Pourtant, il ne faudrait pas sous-estimer la force de cette pulsion de vie, capable de contrebalancer à tout instant la violence de la pulsion de mort, même au moment où celle-ci paraît sur le point de tout submerger. Cette pulsion de vie, l'auteur l'évoque armée de griffes acérées et quelques peu sanglantes,  car ce n'est pas un pacifisme bêlant prêt à tendre la joue gauche qui permettra de faire reculer l'adversaire.

Je me figure qu'à chaque instant de notre vie pulsion de vie et pulsion de mort s'affrontent et que l'une, incessamment, l'emporte sur l'autre. La pulsion de mort est consentement à la mort, consentement souvent installé dans l'être depuis longtemps ; la pulsion de vie, je la vois comme un sursaut incessamment renouvelé, comme un choix violent, joyeux, exalté dans le moment présent.

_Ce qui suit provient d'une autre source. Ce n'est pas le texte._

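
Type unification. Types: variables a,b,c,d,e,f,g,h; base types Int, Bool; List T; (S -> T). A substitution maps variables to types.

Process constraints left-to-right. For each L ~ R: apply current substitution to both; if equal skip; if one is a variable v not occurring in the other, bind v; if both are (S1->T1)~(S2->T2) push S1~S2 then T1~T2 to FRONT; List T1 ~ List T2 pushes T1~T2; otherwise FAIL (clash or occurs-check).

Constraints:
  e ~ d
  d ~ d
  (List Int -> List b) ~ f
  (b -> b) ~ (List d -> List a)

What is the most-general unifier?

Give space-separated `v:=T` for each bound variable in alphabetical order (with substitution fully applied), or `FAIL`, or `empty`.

Answer: b:=List a d:=a e:=a f:=(List Int -> List List a)

Derivation:
step 1: unify e ~ d  [subst: {-} | 3 pending]
  bind e := d
step 2: unify d ~ d  [subst: {e:=d} | 2 pending]
  -> identical, skip
step 3: unify (List Int -> List b) ~ f  [subst: {e:=d} | 1 pending]
  bind f := (List Int -> List b)
step 4: unify (b -> b) ~ (List d -> List a)  [subst: {e:=d, f:=(List Int -> List b)} | 0 pending]
  -> decompose arrow: push b~List d, b~List a
step 5: unify b ~ List d  [subst: {e:=d, f:=(List Int -> List b)} | 1 pending]
  bind b := List d
step 6: unify List d ~ List a  [subst: {e:=d, f:=(List Int -> List b), b:=List d} | 0 pending]
  -> decompose List: push d~a
step 7: unify d ~ a  [subst: {e:=d, f:=(List Int -> List b), b:=List d} | 0 pending]
  bind d := a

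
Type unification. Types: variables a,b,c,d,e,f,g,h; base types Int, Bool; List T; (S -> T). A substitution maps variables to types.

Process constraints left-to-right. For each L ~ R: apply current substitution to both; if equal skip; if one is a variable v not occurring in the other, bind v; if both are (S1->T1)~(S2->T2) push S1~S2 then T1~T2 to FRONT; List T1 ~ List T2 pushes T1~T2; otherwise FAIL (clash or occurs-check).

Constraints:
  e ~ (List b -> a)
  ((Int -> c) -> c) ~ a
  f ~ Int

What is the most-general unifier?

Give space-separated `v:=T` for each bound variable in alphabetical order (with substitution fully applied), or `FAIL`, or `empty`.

Answer: a:=((Int -> c) -> c) e:=(List b -> ((Int -> c) -> c)) f:=Int

Derivation:
step 1: unify e ~ (List b -> a)  [subst: {-} | 2 pending]
  bind e := (List b -> a)
step 2: unify ((Int -> c) -> c) ~ a  [subst: {e:=(List b -> a)} | 1 pending]
  bind a := ((Int -> c) -> c)
step 3: unify f ~ Int  [subst: {e:=(List b -> a), a:=((Int -> c) -> c)} | 0 pending]
  bind f := Int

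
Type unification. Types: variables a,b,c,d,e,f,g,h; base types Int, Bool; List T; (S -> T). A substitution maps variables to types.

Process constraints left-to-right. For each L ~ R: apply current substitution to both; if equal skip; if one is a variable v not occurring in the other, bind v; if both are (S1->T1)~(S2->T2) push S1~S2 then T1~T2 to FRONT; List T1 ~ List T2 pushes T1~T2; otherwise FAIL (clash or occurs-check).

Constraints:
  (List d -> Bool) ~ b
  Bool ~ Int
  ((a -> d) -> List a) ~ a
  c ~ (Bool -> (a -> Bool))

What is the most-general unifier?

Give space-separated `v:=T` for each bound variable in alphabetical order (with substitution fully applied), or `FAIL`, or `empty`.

step 1: unify (List d -> Bool) ~ b  [subst: {-} | 3 pending]
  bind b := (List d -> Bool)
step 2: unify Bool ~ Int  [subst: {b:=(List d -> Bool)} | 2 pending]
  clash: Bool vs Int

Answer: FAIL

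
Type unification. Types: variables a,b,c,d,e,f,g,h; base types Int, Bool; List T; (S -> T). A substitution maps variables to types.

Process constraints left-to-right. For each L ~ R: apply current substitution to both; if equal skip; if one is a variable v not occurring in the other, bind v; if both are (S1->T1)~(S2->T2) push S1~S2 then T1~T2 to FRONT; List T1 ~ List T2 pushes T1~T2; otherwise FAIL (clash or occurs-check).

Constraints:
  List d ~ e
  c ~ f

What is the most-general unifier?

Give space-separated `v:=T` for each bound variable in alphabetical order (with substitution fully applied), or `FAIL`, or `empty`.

Answer: c:=f e:=List d

Derivation:
step 1: unify List d ~ e  [subst: {-} | 1 pending]
  bind e := List d
step 2: unify c ~ f  [subst: {e:=List d} | 0 pending]
  bind c := f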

A la table où nous dînons chaque soir, ma femme et moi, notre commensal est un septuagénaire affecté d'une toux grasse, crachotante, irrépressible, résultat d'années de tabagisme et de consommation d'alcool. Il nous avouait ce soir que, faute d'avoir été fourni en temps voulu de sa ration de clopes, il avait moins toussé et respiré mieux. Je lui ai donné le conseil suivant : la prochaine fois que vous serez sur le point d'avaler la fumée d'une cigarette, prenez celle-ci et jetez-la loin de vous, ou, mieux, piétinez-la avec rage en la couvrant d'imprécation, dans un accès de haine aussi joyeux que furibard. Ainsi triompherez-vous de cette pulsion de mort tapie en vous sous la forme du poison nicotinien, produit de ces industriels du tabac dont les profits sont inséparables de votre lente mise à mort, sans compter que vous pourrez consacrer à des achats plus heureux les sommes ahurissantes que vous déposez sur l'autel de la mort.

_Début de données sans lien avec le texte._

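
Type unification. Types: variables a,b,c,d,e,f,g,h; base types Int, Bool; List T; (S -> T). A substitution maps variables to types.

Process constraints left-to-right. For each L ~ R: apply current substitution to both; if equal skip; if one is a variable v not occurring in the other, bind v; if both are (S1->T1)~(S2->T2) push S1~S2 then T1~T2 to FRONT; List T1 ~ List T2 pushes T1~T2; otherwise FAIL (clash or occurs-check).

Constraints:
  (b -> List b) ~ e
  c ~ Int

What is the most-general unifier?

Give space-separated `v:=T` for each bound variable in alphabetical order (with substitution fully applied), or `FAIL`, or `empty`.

Answer: c:=Int e:=(b -> List b)

Derivation:
step 1: unify (b -> List b) ~ e  [subst: {-} | 1 pending]
  bind e := (b -> List b)
step 2: unify c ~ Int  [subst: {e:=(b -> List b)} | 0 pending]
  bind c := Int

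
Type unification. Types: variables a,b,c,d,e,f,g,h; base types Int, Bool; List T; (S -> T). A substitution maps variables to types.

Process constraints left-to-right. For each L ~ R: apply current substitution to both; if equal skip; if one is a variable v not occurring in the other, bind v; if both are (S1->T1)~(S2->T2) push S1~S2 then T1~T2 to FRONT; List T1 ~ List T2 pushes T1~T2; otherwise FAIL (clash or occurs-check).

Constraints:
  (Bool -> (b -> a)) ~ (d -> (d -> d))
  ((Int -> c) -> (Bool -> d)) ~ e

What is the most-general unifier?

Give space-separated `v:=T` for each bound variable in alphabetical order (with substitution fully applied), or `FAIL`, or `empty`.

step 1: unify (Bool -> (b -> a)) ~ (d -> (d -> d))  [subst: {-} | 1 pending]
  -> decompose arrow: push Bool~d, (b -> a)~(d -> d)
step 2: unify Bool ~ d  [subst: {-} | 2 pending]
  bind d := Bool
step 3: unify (b -> a) ~ (Bool -> Bool)  [subst: {d:=Bool} | 1 pending]
  -> decompose arrow: push b~Bool, a~Bool
step 4: unify b ~ Bool  [subst: {d:=Bool} | 2 pending]
  bind b := Bool
step 5: unify a ~ Bool  [subst: {d:=Bool, b:=Bool} | 1 pending]
  bind a := Bool
step 6: unify ((Int -> c) -> (Bool -> Bool)) ~ e  [subst: {d:=Bool, b:=Bool, a:=Bool} | 0 pending]
  bind e := ((Int -> c) -> (Bool -> Bool))

Answer: a:=Bool b:=Bool d:=Bool e:=((Int -> c) -> (Bool -> Bool))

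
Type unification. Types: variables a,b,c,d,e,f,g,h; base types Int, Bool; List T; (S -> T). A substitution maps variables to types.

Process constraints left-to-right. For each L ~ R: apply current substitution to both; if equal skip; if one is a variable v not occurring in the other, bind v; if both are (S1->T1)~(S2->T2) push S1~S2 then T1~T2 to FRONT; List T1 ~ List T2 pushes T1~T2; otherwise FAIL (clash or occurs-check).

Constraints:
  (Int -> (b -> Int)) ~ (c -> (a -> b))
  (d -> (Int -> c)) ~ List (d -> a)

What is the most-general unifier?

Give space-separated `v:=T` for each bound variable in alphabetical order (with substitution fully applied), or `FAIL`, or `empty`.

Answer: FAIL

Derivation:
step 1: unify (Int -> (b -> Int)) ~ (c -> (a -> b))  [subst: {-} | 1 pending]
  -> decompose arrow: push Int~c, (b -> Int)~(a -> b)
step 2: unify Int ~ c  [subst: {-} | 2 pending]
  bind c := Int
step 3: unify (b -> Int) ~ (a -> b)  [subst: {c:=Int} | 1 pending]
  -> decompose arrow: push b~a, Int~b
step 4: unify b ~ a  [subst: {c:=Int} | 2 pending]
  bind b := a
step 5: unify Int ~ a  [subst: {c:=Int, b:=a} | 1 pending]
  bind a := Int
step 6: unify (d -> (Int -> Int)) ~ List (d -> Int)  [subst: {c:=Int, b:=a, a:=Int} | 0 pending]
  clash: (d -> (Int -> Int)) vs List (d -> Int)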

Je me suis avisé, ce disant, que l'attitude des pouvoirs publics à l'égard de la consommation de tabac ne manquait pas d'hypocrisie. La seule attitude véritablement saine et irréprochable serait de l'interdire purement et simplement ; au lieu de quoi, on prélève dans la poche du contribuables des sommes considérables sous la forme de taxes. Le pouvoir politique exploite ainsi -- ce n'est pas le seul cas -- la pulsion de mort dissimulée dans l'inconscient de chacun.

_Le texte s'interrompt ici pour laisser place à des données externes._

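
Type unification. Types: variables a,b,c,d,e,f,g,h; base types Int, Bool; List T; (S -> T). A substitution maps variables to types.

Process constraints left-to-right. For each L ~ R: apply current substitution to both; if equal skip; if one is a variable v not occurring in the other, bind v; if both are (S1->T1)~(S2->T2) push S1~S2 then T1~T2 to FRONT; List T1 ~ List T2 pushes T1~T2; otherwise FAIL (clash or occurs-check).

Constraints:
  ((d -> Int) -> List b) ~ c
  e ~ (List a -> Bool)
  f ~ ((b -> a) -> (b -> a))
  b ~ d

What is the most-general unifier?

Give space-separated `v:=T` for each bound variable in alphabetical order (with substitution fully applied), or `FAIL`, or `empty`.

Answer: b:=d c:=((d -> Int) -> List d) e:=(List a -> Bool) f:=((d -> a) -> (d -> a))

Derivation:
step 1: unify ((d -> Int) -> List b) ~ c  [subst: {-} | 3 pending]
  bind c := ((d -> Int) -> List b)
step 2: unify e ~ (List a -> Bool)  [subst: {c:=((d -> Int) -> List b)} | 2 pending]
  bind e := (List a -> Bool)
step 3: unify f ~ ((b -> a) -> (b -> a))  [subst: {c:=((d -> Int) -> List b), e:=(List a -> Bool)} | 1 pending]
  bind f := ((b -> a) -> (b -> a))
step 4: unify b ~ d  [subst: {c:=((d -> Int) -> List b), e:=(List a -> Bool), f:=((b -> a) -> (b -> a))} | 0 pending]
  bind b := d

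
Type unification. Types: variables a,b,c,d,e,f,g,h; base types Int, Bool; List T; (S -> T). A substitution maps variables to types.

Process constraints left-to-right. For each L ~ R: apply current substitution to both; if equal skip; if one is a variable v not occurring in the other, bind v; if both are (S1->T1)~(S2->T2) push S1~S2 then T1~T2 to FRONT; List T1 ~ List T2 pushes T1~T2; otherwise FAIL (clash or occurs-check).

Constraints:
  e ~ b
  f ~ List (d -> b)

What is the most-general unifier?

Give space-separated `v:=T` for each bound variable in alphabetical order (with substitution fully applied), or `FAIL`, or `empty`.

step 1: unify e ~ b  [subst: {-} | 1 pending]
  bind e := b
step 2: unify f ~ List (d -> b)  [subst: {e:=b} | 0 pending]
  bind f := List (d -> b)

Answer: e:=b f:=List (d -> b)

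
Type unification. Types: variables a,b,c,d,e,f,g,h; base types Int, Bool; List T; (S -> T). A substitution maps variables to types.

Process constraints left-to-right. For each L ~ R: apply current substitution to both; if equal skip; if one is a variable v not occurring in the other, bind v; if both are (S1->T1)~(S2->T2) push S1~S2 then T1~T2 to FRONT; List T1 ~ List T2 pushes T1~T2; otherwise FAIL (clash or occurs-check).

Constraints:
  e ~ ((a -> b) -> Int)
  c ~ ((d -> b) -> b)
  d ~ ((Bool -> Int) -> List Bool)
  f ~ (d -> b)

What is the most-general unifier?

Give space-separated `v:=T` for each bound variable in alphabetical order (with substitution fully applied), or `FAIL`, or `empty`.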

De taxes ? Tiens, tiens. sujet d'actualité s'il en est. L'hypocrisie de ceux qui nous gouvernent n'est pas moins grande quand ils dénoncent la violence des (de certains) gilets jaunes. Car enfin, cette violence, ce sont eux qui l'ont suscitée en exerçant sur le peuple une violence non moins grande. Car enfin, qui nous a demandé notre avis au moment de supprimer l'ISF, d'augmenter lourdement la CSG, puis d'inventer cette malencontreuse taxe "écologique" sur les carburants ? Les gilets jaunes (souvent des femmes chargées de famille) aux revenus plus que modestes veulent préserver les moyens financiers réduits qui leur permettent de vivre. De vivre, en somme de permettre à leur pulsion de vie de triompher sur la pulsion de mort, qui est renoncement, soumission et abandon passif au désespoir. Les promoteurs d'une fiscalité injuste, écrasante, sont au service de la mort et de la pulsion de mort.

En somme, dans son principe, la révolte des gilets jaunes me paraît des plus saines, en tant qu'elle est manifestation collective éclatante de la pulsion de vie, dans toute sa force.

Tout le problème, sans doute, dans notre société comme dans toute autre, reste à concilier la pulsion de vie des uns avec celle des autres. Si possible dans l'harmonie et dans la joie. On s'y met tous ?

mercredi 21 novembre 2018

La fin des manuscrits d'écrivains ?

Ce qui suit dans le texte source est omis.